Les choses ont évolué permettant aux femmes de marquer en plus leur présence dans le champ socio-économique notamment et dans le monde du travail. Le problème, c’est qu’il y a un grand décalage, relève Mme Benhabylès, entre la présence des femmes dans l’espace public et leur intégration dans la sphère politique qui reste à faire pour l’essentiel, là où elles trouvent encore beaucoup de difficultés.
Les associations de femmes ont dépassé les partis politiques
Le mouvement associatif, la société civile, le multipartisme, la réforme constitutionnelle, la loi de 1991 libérant les activités politiques et associatives, toutes ces étapes ont permis aux femmes d’occuper l’espace public, où très souvent à travers le mouvement associatif, elles ont pu doubler les partis politiques, cela a été parfaitement visible lors de la décennie rouge, relève l’oratrice, où elle affirme n’avoir vu aucun parti politique sur le terrain, alors que le mouvement associatif était particulièrement actif, à travers la formation de comités de villages, des associations professionnelles, etc.
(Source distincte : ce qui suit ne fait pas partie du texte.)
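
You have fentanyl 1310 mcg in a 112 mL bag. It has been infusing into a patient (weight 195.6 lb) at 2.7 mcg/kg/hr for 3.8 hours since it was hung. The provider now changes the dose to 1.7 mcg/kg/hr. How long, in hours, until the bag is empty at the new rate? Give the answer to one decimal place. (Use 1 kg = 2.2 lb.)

2.6 hours

Initial rate:
Weight = 195.6 lb ÷ 2.2 lb/kg = 88.90909 kg
Dose = 2.7 mcg/kg/hr × 88.90909 kg = 240.0545 mcg/hr
Concentration = 1310 mcg ÷ 112 mL = 11.69643 mcg/mL
Rate = 240.0545 mcg/hr ÷ 11.69643 mcg/mL = 20.52375 mL/hr
Volume infused so far = 20.52375 mL/hr × 3.8 hr = 77.99024 mL
Volume remaining = 112 − 77.99024 = 34.00976 mL
New rate:
Dose = 1.7 mcg/kg/hr × 88.90909 kg = 151.1455 mcg/hr
Rate = 151.1455 mcg/hr ÷ 11.69643 mcg/mL = 12.92236 mL/hr
Time remaining = 34.00976 mL ÷ 12.92236 mL/hr = 2.631854 hr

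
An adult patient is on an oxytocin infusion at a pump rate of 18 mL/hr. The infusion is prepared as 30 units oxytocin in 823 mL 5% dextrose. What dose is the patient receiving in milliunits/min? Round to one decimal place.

10.9 milliunits/min

Concentration = 30 units ÷ 823 mL = 0.036452 units/mL = 36.452 milliunits/mL
Drug rate = 18 mL/hr × 36.452 milliunits/mL = 656.1361 milliunits/hr
656.1361 milliunits/hr ÷ 60 min/hr = 10.9356 milliunits/min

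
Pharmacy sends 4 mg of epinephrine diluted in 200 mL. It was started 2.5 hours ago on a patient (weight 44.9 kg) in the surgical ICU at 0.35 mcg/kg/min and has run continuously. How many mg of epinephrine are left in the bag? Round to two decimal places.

Dose = 0.35 mcg/kg/min × 44.9 kg = 15.715 mcg/min
15.715 mcg/min × 60 min/hr = 942.9 mcg/hr
Concentration = 4 mg ÷ 200 mL = 0.02 mg/mL = 20 mcg/mL
Rate = 942.9 mcg/hr ÷ 20 mcg/mL = 47.145 mL/hr
Volume infused = 47.145 mL/hr × 2.5 hr = 117.8625 mL
Volume remaining = 200 − 117.8625 = 82.1375 mL
Drug remaining = 82.1375 mL × 20 mcg/mL = 1642.75 mcg = 1.64275 mg

1.64 mg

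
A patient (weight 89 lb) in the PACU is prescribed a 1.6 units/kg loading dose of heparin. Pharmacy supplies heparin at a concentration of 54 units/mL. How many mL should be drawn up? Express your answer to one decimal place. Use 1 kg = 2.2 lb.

1.2 mL

Weight = 89 lb ÷ 2.2 lb/kg = 40.45455 kg
Dose = 1.6 units/kg × 40.45455 kg = 64.72727 units
Volume = 64.72727 units ÷ 54 units/mL = 1.198653 mL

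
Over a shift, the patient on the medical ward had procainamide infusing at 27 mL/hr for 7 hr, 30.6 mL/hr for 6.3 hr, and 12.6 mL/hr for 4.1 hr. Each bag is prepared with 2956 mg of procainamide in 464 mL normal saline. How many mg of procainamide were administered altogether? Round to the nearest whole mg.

2761 mg

Concentration = 2956 mg ÷ 464 mL = 6.37069 mg/mL
Stage 1: 27 mL/hr × 7 hr = 189 mL → 189 mL × 6.37069 mg/mL = 1204.06 mg
Stage 2: 30.6 mL/hr × 6.3 hr = 192.78 mL → 192.78 mL × 6.37069 mg/mL = 1228.142 mg
Stage 3: 12.6 mL/hr × 4.1 hr = 51.66 mL → 51.66 mL × 6.37069 mg/mL = 329.1098 mg
Total = 1204.06 + 1228.142 + 329.1098 = 2761.312 mg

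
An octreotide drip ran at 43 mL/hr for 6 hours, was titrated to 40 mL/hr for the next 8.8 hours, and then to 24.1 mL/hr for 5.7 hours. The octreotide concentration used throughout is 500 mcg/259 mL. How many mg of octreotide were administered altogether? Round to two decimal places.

Concentration = 500 mcg ÷ 259 mL = 1.930502 mcg/mL
Stage 1: 43 mL/hr × 6 hr = 258 mL → 258 mL × 1.930502 mcg/mL = 498.0695 mcg
Stage 2: 40 mL/hr × 8.8 hr = 352 mL → 352 mL × 1.930502 mcg/mL = 679.5367 mcg
Stage 3: 24.1 mL/hr × 5.7 hr = 137.37 mL → 137.37 mL × 1.930502 mcg/mL = 265.1931 mcg
Total = 498.0695 + 679.5367 + 265.1931 = 1442.799 mcg = 1.442799 mg

1.44 mg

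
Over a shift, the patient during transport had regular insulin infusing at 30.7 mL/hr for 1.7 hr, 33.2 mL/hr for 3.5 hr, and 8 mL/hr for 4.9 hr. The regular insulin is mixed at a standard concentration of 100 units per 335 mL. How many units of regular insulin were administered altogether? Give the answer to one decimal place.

62.0 units

Concentration = 100 units ÷ 335 mL = 0.2985075 units/mL
Stage 1: 30.7 mL/hr × 1.7 hr = 52.19 mL → 52.19 mL × 0.2985075 units/mL = 15.5791 units
Stage 2: 33.2 mL/hr × 3.5 hr = 116.2 mL → 116.2 mL × 0.2985075 units/mL = 34.68657 units
Stage 3: 8 mL/hr × 4.9 hr = 39.2 mL → 39.2 mL × 0.2985075 units/mL = 11.70149 units
Total = 15.5791 + 34.68657 + 11.70149 = 61.96716 units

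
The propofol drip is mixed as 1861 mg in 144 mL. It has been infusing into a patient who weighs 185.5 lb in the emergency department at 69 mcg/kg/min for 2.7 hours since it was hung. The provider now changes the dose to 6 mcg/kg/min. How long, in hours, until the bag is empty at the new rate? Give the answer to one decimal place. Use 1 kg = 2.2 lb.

30.3 hours

Initial rate:
Weight = 185.5 lb ÷ 2.2 lb/kg = 84.31818 kg
Dose = 69 mcg/kg/min × 84.31818 kg = 5817.955 mcg/min
5817.955 mcg/min × 60 min/hr = 349077.3 mcg/hr
Concentration = 1861 mg ÷ 144 mL = 12.92361 mg/mL = 12923.61 mcg/mL
Rate = 349077.3 mcg/hr ÷ 12923.61 mcg/mL = 27.01082 mL/hr
Volume infused so far = 27.01082 mL/hr × 2.7 hr = 72.9292 mL
Volume remaining = 144 − 72.9292 = 71.0708 mL
New rate:
Dose = 6 mcg/kg/min × 84.31818 kg = 505.9091 mcg/min
505.9091 mcg/min × 60 min/hr = 30354.55 mcg/hr
Rate = 30354.55 mcg/hr ÷ 12923.61 mcg/mL = 2.348767 mL/hr
Time remaining = 71.0708 mL ÷ 2.348767 mL/hr = 30.25878 hr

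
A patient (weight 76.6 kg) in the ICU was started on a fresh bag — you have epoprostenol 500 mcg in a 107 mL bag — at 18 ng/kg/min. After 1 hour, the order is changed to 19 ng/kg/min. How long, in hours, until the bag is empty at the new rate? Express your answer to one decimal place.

4.8 hours

Initial rate:
Dose = 18 ng/kg/min × 76.6 kg = 1378.8 ng/min
1378.8 ng/min × 60 min/hr = 82728 ng/hr
Concentration = 500 mcg ÷ 107 mL = 4.672897 mcg/mL = 4672.897 ng/mL
Rate = 82728 ng/hr ÷ 4672.897 ng/mL = 17.70379 mL/hr
Volume infused so far = 17.70379 mL/hr × 1 hr = 17.70379 mL
Volume remaining = 107 − 17.70379 = 89.29621 mL
New rate:
Dose = 19 ng/kg/min × 76.6 kg = 1455.4 ng/min
1455.4 ng/min × 60 min/hr = 87324 ng/hr
Rate = 87324 ng/hr ÷ 4672.897 ng/mL = 18.68734 mL/hr
Time remaining = 89.29621 mL ÷ 18.68734 mL/hr = 4.778434 hr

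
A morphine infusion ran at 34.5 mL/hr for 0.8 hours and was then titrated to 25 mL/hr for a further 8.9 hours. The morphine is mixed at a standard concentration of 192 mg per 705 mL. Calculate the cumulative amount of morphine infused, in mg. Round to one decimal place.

68.1 mg

Concentration = 192 mg ÷ 705 mL = 0.2723404 mg/mL
Stage 1: 34.5 mL/hr × 0.8 hr = 27.6 mL → 27.6 mL × 0.2723404 mg/mL = 7.516596 mg
Stage 2: 25 mL/hr × 8.9 hr = 222.5 mL → 222.5 mL × 0.2723404 mg/mL = 60.59574 mg
Total = 7.516596 + 60.59574 = 68.11234 mg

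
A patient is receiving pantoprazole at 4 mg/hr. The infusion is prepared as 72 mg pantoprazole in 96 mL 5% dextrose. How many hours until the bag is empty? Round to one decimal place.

Concentration = 72 mg ÷ 96 mL = 0.75 mg/mL
Rate = 4 mg/hr ÷ 0.75 mg/mL = 5.333333 mL/hr
Duration = 96 mL ÷ 5.333333 mL/hr = 18 hr

18.0 hours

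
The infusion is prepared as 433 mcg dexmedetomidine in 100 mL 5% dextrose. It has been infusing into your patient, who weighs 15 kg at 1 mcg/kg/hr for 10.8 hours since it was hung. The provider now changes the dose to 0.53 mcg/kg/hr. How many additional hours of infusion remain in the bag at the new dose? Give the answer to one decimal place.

Initial rate:
Dose = 1 mcg/kg/hr × 15 kg = 15 mcg/hr
Concentration = 433 mcg ÷ 100 mL = 4.33 mcg/mL
Rate = 15 mcg/hr ÷ 4.33 mcg/mL = 3.464203 mL/hr
Volume infused so far = 3.464203 mL/hr × 10.8 hr = 37.41339 mL
Volume remaining = 100 − 37.41339 = 62.58661 mL
New rate:
Dose = 0.53 mcg/kg/hr × 15 kg = 7.95 mcg/hr
Rate = 7.95 mcg/hr ÷ 4.33 mcg/mL = 1.836028 mL/hr
Time remaining = 62.58661 mL ÷ 1.836028 mL/hr = 34.08805 hr

34.1 hours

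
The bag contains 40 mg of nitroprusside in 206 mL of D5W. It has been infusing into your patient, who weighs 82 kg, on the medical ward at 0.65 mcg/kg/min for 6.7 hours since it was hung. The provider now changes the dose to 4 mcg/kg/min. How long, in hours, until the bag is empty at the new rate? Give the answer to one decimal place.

Initial rate:
Dose = 0.65 mcg/kg/min × 82 kg = 53.3 mcg/min
53.3 mcg/min × 60 min/hr = 3198 mcg/hr
Concentration = 40 mg ÷ 206 mL = 0.1941748 mg/mL = 194.1748 mcg/mL
Rate = 3198 mcg/hr ÷ 194.1748 mcg/mL = 16.4697 mL/hr
Volume infused so far = 16.4697 mL/hr × 6.7 hr = 110.347 mL
Volume remaining = 206 − 110.347 = 95.65301 mL
New rate:
Dose = 4 mcg/kg/min × 82 kg = 328 mcg/min
328 mcg/min × 60 min/hr = 19680 mcg/hr
Rate = 19680 mcg/hr ÷ 194.1748 mcg/mL = 101.352 mL/hr
Time remaining = 95.65301 mL ÷ 101.352 mL/hr = 0.9437703 hr

0.9 hours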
La société civile, un puissant rôle d’organisation
Pour Mme Benhabylès, la société civile est pour beaucoup dans l’émergence de la présence féminine dans l’espace public. Ces femmes n’ont pas répondu à un appel de partis politiques ou autres. C’est une réaction spontanée. Ce fut un élan qui a permis aux femmes d’occuper, y compris dans les moments les plus tragiques vécus par le pays, cette place éminente, conçue comme une aspiration à la liberté, la justice qui sont certes des valeurs universelles mais qui pour la société algérienne restent des valeurs ancestrales. Pour Mme Françoise Agli, la société algérienne est une société qui a ses références. Elle a aussi ses traditions.
Traditionnellement donc, c’est l’homme qui assurait la subsistance de la famille. Viennent ensuite, selon l’oratrice, les bouleversements économiques qui ont raréfié l’emploi. C’est ce qui a incité les femmes à chercher à participer à l’entretien de la famille. L’oratrice voit dans l’école un moyen important de promotion sociale pour la femme. La représentante de SEVE parle aussi des problèmes démographiques qui ont amené d’autres besoins, dit-elle, à s’exprimer. Mais les femmes ont dû lutter pour s’imposer.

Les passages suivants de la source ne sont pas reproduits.